A présent, revenons-en à notre tour. La terre tremble avec différentes fréquences plus ou moins élevées. Une basse fréquence fera plutôt vibrer la tour la plus haute qui supportera très bien une fréquence plus élevée. Par contre, avec des fréquences plus hautes, ce sera un immeuble moins haut qui risquera de subir des dégâts. Bien sûr, la forme de l’immeuble joue aussi un rôle important dans sa stabilité. Il sera, par exemple, plus stable si sa masse se situe dans sa partie inférieure. Evidemment, c’est plus compliqué que cela, et les ingénieurs collaborent avec les sismologues pour étudier ces problèmes.

Après la théorie, place à la pratique!

Constructions en Lego

Les enfants ont placé leurs constructions sur le simulateur de tremblements de terre. Les ingénieurs ont ajouté le bâtiment avec la plaque bleue et rouge, plus lourde que les autres Lego. (Image: SimplyScience.ch)

Après avoir écouté les explications et observé les démonstrations de Souad Sellami, sismologue, les enfants ont reçu un sachet de briques Lego™. Leur mission? Construire un immeuble haut qui résiste aux tremblements de terre. Seuls ou par groupe, comme les ingénieurs qui travaillent généralement en équipe, ils se sont mis au travail. Le moment le plus excitant de l’après-midi est arrivé: placer les immeubles sur la plaque de simulation et les secouer comme si la terre tremblait!

Regarde la vidéo et constate les dégâts: certains immeubles ont tenu le coup et d’autres sont tombés. Nos ingénieurs en herbe ont ensuite bâti d’autres immeubles en essayant de corriger leurs erreurs avant de les tester de nouveau avec le simulateur.
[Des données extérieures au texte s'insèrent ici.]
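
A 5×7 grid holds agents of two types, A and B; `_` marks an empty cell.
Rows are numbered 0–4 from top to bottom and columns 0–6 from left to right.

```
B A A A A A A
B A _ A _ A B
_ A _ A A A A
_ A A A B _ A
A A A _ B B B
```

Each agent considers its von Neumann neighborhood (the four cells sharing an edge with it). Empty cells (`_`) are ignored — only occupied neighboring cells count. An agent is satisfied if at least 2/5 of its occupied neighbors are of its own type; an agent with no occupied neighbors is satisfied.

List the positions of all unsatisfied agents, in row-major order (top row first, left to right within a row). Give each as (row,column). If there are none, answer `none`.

(1,6), (3,4)

Row 0: (0,0)B 1/2 ✓ · (0,1)A 2/3 ✓ · (0,2)A 2/2 ✓ · (0,3)A 3/3 ✓ · (0,4)A 2/2 ✓ · (0,5)A 3/3 ✓ · (0,6)A 1/2 ✓
Row 1: (1,0)B 1/2 ✓ · (1,1)A 2/3 ✓ · (1,3)A 2/2 ✓ · (1,5)A 2/3 ✓ · (1,6)B 0/3 ✗
Row 2: (2,1)A 2/2 ✓ · (2,3)A 3/3 ✓ · (2,4)A 2/3 ✓ · (2,5)A 3/3 ✓ · (2,6)A 2/3 ✓
Row 3: (3,1)A 3/3 ✓ · (3,2)A 3/3 ✓ · (3,3)A 2/3 ✓ · (3,4)B 1/3 ✗ · (3,6)A 1/2 ✓
Row 4: (4,0)A 1/1 ✓ · (4,1)A 3/3 ✓ · (4,2)A 2/2 ✓ · (4,4)B 2/2 ✓ · (4,5)B 2/2 ✓ · (4,6)B 1/2 ✓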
Vidéo: Les tours bâties par les enfants à l’épreuve du simulateur de tremblements de terre...
(© SimplyScience.ch)

Et les ingénieurs, comment est-ce qu’ils s’y prennent?

Expérience avec le béton

Un chercheur au Laboratoire du génie parasismique et dynamique des structures à l’EPFL montre aux enfants un bloc de béton qui sert aux expériences. (Image: SimplyScience.ch)

Heureusement, l’immeuble dans lequel tu habites peut-être n’a pas été testé en modèle réduit Lego™ par les ingénieurs en génie civil. Avant de construire un bâtiment ou un pont par exemple, ils font des calculs. Comme le sol ne tremble pas partout de la même manière, ils ont aussi besoin de mesures sismiques du sol. Ils modifient leurs calculs en prenant en compte le sol sur lequel viendra la construction.

Mais parfois les calculs ne suffisent pas à garantir la stabilité de la construction, ou bien on désire essayer un nouveau matériau de construction. Dans ce cas, les ingénieurs doivent faire des tests avec des parties de murs ou des piliers en béton. C’est ce que font les chercheurs au Laboratoire du génie parasismique et dynamique des structures de l’EPFL. Angelica Rosso, doctorante dans ce laboratoire, a guidé les enfants dans l’immense halle servant aux essais et leur a expliqué quelques-unes des expériences en cours.

A la fin de l’après-midi, les garçons et les filles qui ont participé à cet atelier dans le cadre de la journée «Oser tous les métiers» sont repartis avec plein de choses à raconter et peut-être l’envie de devenir ingénieur-e en génie civil plus tard!